Culturally these days were roaring as well. Due to the economic prosperity Amsterdam, its citizens could afford to surround themselves with objets d'art. Bredero, Vondel and P.C. Hooft wrote their famous poetry, while painter Rembrandt and his students had their atelier in Amsterdam. Philosophers like Spinoza and Descartes formulated their ideas on paper.
But in locations where things are going well, mischief lies in wait. In 1672 the powerful Netherlands got involved in a war with France as well as with England. Amsterdam's harbour was inaccessible to the fleets sailing in from the Dutch Indies, and because of that the boisterous prosperity came to an end by the end of the 17th century. The structure of Amsterdam's economy changed: the city lost its position as stable market for world trade. However, money transfers became more and more important and Amsterdam became the financial heart of the world, the banker for European Monarchs who financed their expensive wars with borrowed money.

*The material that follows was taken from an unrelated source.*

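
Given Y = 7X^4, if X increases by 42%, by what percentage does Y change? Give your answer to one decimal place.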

Amsterdam moved on quietly until industrialisation also took its hold on the Netherlands. After 1850 the population in Amsterdam suddenly increased greatly: from all over the Netherlands people moved to the city in quest of employment. New residential quarters were needed, resulting in town developments like the Pijp and the Vondelpark. After 1920 the large developments with new districts in West, South and East followed. Plan Zuid by architect Berlage is still very popular. North of the River IJ new quarters also rose up.
But in 1940 one of the darkest pages in world history became a terrible reality: World War II. The population of Amsterdam was hit very hard. Amsterdam had always had a lot of Jewish inhabitants and a lot of them were deported, and did not survive. Many places, like the Anne Frankhuis and the National Monument on Damsquare, are a reminder of this horrible period. After the war Amsterdam continued growing. In the sixties the Bijlmer was built, with its high blocks of flats, and a new island in the River IJ, IJ-burg, is currently being developed. 20,000 new houses will be built here.
Amsterdam is still the undisputed cultural centre in the Netherlands with orchestras, ballet and stages, museums and galleries and two universities. Soccer plays an important role in the life of many Amsterdammers. In the seventies Amsterdam was famous once again because of Johan Cruyff and Ajax. Ajax and the Dutch national squad's victories are celebrated like real national feasts in Amsterdam.